Рядом с Галиной сидел с каменным выражением лица молодой и довольно невзрачный чернявый парень, парфюмерно сладкая красота которого органично сочеталась с не подвластной ни гриму, ни маске торжествующей тупостью. Я не знаю, отчего хохотала Галина — чернявый вообще не раскрывал рта. Это был тот самый Борис Буряцу, бывший актер театра «Ромэн», которого молва называла «цыганским бароном». Рядом, подпирая стенку, обреченно тосковал охранник Галины — в штатском, празднично, как ему полагалось, одетый, но не имевший права ни сесть за стол, ни отлучиться. Чурбанова, естественно, не было; муж предавался той ночью веселью с кем-то другим.

Галина распалялась все больше и больше — от праздничного похмелья, которое после полуночи стихийно овладело переполненным залом. Оркестр на сцене играл все неистовей, танцующих заметно прибавилось, вскоре все уже стукались друг о дружку, находя, как видно, в такой толкотне особое удовольствие. Тут и Галина вдруг сорвалась с места, властно схватив за руку кого-то из своих соседей и потащив его в пляшущую толпу. Барон Борис, который был на восемнадцать лет моложе ее, не шелохнулся, продолжая тупо наблюдать за общей трясучкой. Вскоре он будет осужден за спекуляцию бриллиантами, потом досрочно освобожден и почти сразу же погибнет на операционном столе, под скальпелем хирурга. Как и почему — до сих пор не известно.

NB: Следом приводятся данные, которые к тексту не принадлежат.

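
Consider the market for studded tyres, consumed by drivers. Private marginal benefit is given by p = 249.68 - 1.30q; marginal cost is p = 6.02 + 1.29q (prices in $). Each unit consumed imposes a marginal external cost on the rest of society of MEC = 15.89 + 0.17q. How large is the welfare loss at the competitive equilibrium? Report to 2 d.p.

Market equilibrium (private): 6.02 + 1.29q = 249.68 - 1.30q → q_m = 94.0772.
Social marginal benefit = demand − MEC = 233.79 - 1.47q.
Set SMB = MC: 233.79 - 1.47q = 6.02 + 1.29q → q* = 82.5254.
The loss is the area between SMB and MC from q* to q_m; with linear curves that's a triangle of height MEC(q_m).
DWL = ½ × 11.5518 × 31.8831 = 184.1536.

DWL = $184.15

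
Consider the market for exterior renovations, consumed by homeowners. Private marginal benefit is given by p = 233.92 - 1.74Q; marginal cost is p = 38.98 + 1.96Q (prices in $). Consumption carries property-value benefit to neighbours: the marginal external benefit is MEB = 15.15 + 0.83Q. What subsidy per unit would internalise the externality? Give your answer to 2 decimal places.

Social marginal benefit = demand + MEB = 249.07 - 0.91Q.
Set SMB = MC: 249.07 - 0.91Q = 38.98 + 1.96Q → Q* = 73.2021.
The Pigouvian subsidy equals MEB at Q*: 15.15 + 0.83×73.2021 = 75.9077.

subsidy = $75.91 per unit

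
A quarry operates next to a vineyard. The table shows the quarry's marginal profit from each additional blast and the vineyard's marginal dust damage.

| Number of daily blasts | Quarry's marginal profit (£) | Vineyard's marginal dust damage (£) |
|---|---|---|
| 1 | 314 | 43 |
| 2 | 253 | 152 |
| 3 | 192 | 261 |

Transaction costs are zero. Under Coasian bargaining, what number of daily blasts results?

2

Bargaining reaches the level where marginal profit last exceeds marginal dust damage.
That holds through level 2 (253 ≥ 152) but not at 3 (192 < 261).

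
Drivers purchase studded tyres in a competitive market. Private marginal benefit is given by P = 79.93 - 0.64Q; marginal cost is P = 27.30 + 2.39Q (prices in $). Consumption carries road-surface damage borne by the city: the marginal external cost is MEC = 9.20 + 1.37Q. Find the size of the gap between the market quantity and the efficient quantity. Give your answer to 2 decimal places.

Market equilibrium (private): 27.30 + 2.39Q = 79.93 - 0.64Q → Q_m = 17.3696.
Social marginal benefit = demand − MEC = 70.73 - 2.01Q.
Set SMB = MC: 70.73 - 2.01Q = 27.30 + 2.39Q → Q* = 9.8705.
Gap = |17.3696 − 9.8705| = 7.4991.

7.50 units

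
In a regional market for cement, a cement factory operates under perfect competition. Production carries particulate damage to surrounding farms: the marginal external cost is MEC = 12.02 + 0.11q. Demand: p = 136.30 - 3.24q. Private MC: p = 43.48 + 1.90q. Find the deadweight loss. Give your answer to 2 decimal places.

Market equilibrium (private): 43.48 + 1.90q = 136.30 - 3.24q → q_m = 18.0584.
Social marginal cost = private MC + MEC = 55.50 + 2.01q.
Set SMC = demand: 55.50 + 2.01q = 136.30 - 3.24q → q* = 15.3905.
The loss is the area between SMC and demand from q* to q_m; with linear curves that's a triangle of height MEC(q_m).
DWL = ½ × 2.6679 × 14.0064 = 18.6838.

DWL = 18.68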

Вырвавшись из толпы и оставив в ней без пары обескураженного партнера, которого только что вытащила из-за чужого стола, грузная Галина с непостижимой легкостью взбежала на сцену и что-то шептала там музыкантам. Мелодия оборвалась, моментально сменившись другой: вдруг заиграли «фрейлехс» — еврейский свадебный танец. Общая пляска возобновилась — с еще большим энтузиазмом.